An audio processing method and an audio processing apparatus. The audio processing method comprises the following steps: acquiring the current audio frame to be processed; determining the energy and the type of the current audio frame, wherein the type comprises one of a voice frame and a non-voice frame; on the basis of the energy and the type of the current audio frame, obtaining voice energy distribution data for the current audio frame, wherein the voice energy distribution data is used for compiling statistics on proportions occupied by voice frames of different energy intervals; according to the voice energy distribution data for the current audio frame, determining a first gain for the current audio frame; and applying the first gain to the current audio frame to obtain a first audio frame.

Description

音频处理方法和音频处理装置Audio processing method and audio processing device 技术领域technical field
本公开基于申请号为202111465600.1、申请日为2021年12月3日的中国专利申请提出,并要求该中国专利申请的优先权,该中国专利申请的全部内容在此引入本申请作为参考。

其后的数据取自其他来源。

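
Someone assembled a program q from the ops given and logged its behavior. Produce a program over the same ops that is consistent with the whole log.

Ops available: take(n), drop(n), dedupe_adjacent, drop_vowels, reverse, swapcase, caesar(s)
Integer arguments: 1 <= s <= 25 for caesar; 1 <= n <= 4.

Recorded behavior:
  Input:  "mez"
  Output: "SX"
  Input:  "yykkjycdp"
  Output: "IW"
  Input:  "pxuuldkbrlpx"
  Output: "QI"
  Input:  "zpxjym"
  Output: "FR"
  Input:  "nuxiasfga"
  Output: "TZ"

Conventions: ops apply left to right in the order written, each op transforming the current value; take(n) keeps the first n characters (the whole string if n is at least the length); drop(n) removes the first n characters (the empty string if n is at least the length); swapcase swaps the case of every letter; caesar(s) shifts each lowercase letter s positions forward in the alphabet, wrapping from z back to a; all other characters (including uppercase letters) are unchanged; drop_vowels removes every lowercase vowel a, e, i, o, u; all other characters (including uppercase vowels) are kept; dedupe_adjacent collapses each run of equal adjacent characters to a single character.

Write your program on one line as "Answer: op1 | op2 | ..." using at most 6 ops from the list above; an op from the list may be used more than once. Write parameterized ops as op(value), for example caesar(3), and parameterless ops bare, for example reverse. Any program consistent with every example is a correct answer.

caesar(19) | reverse | swapcase | take(3) | take(2)

Check, running the answer program on each example:
  "mez" -> "fxs" -> "sxf" -> "SXF" -> "SXF" -> "SX"
  "yykkjycdp" -> "rrddcrvwi" -> "iwvrcddrr" -> "IWVRCDDRR" -> "IWV" -> "IW"
  "pxuuldkbrlpx" -> "iqnnewdukeiq" -> "qiekudwennqi" -> "QIEKUDWENNQI" -> "QIE" -> "QI"
  "zpxjym" -> "siqcrf" -> "frcqis" -> "FRCQIS" -> "FRC" -> "FR"
  "nuxiasfga" -> "gnqbtlyzt" -> "tzyltbqng" -> "TZYLTBQNG" -> "TZY" -> "TZ"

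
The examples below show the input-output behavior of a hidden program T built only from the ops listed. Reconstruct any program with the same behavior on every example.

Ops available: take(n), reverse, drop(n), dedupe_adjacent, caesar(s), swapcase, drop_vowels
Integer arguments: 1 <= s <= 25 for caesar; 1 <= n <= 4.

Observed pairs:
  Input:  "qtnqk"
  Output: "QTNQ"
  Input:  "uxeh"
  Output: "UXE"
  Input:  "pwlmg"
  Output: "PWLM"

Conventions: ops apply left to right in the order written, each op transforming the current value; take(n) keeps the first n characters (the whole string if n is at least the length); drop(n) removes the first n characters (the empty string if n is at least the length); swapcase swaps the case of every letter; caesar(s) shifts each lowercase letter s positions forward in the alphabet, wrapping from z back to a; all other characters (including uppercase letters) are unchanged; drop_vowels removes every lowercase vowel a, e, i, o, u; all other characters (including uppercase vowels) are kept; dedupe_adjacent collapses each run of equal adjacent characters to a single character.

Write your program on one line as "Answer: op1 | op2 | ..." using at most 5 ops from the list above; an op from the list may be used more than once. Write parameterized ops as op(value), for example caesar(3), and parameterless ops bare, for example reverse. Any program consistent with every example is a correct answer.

reverse | swapcase | drop(1) | reverse

Check, running the answer program on each example:
  "qtnqk" -> "kqntq" -> "KQNTQ" -> "QNTQ" -> "QTNQ"
  "uxeh" -> "hexu" -> "HEXU" -> "EXU" -> "UXE"
  "pwlmg" -> "gmlwp" -> "GMLWP" -> "MLWP" -> "PWLM"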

This disclosure is based on a Chinese patent application with application number 202111465600.1 and a filing date of December 3, 2021, and claims the priority of this Chinese patent application. The entire content of this Chinese patent application is hereby incorporated by reference into this application.
技术领域technical field
本公开涉及音频技术领域,尤其涉及一种用于自动增益控制的音频处理方法和音频处理装置。The present disclosure relates to the field of audio technology, and in particular, to an audio processing method and an audio processing device for automatic gain control.
背景技术Background technique
自动增益控制(Automatic Gain Control,AGC)是音频处理领域的关键技术,被广泛应用于实时通讯等领域,其基本目的在于根据输入的音频信号音量大小给音频信号施加不同大小的增益,使输出的音频信号音量稳定在一定范围内,避免由于不同说话人声音音量差异或者距离设备远近等原因造成的声音过大或过小。AGC技术对于输出音频的音量控制能力和处理后的音频音质均有较高要求。其中,音量控制能力主要体现在增益收敛时间(即对于一段稳定音量音频,计算得到合理音量音频需要的时间)和增益控制范围(即增益变化的范围),并且音频音质主要体现在客观语音质量评估(Perceptual evaluation of speech quality,PESQ)和听感客观音量分析(Perceptual Objective Listening Quality Analysis,POLQA)等客观评估指标的得分。然而,现有的AGC技术难以平衡音频音量控制的能力和处理后的音频音质。Automatic Gain Control (AGC) is a key technology in the field of audio processing. It is widely used in real-time communication and other fields. Its basic purpose is to apply different levels of gain to the audio signal according to the volume of the input audio signal, so that the output The volume of the audio signal is stable within a certain range to avoid the sound being too loud or too small due to the difference in the volume of the voice of different speakers or the distance from the device. The AGC technology has high requirements for the volume control capability of the output audio and the sound quality of the processed audio. Among them, the volume control ability is mainly reflected in the gain convergence time (that is, the time required to calculate a reasonable volume audio for a period of stable volume audio) and the gain control range (that is, the range of gain change), and the audio quality is mainly reflected in the objective voice quality evaluation (Perceptual evaluation of speech quality, PESQ) and hearing objective volume analysis (Perceptual Objective Listening Quality Analysis, POLQA) and other objective evaluation indicators. However, it is difficult for the existing AGC technology to balance the audio volume control capability and the processed audio quality.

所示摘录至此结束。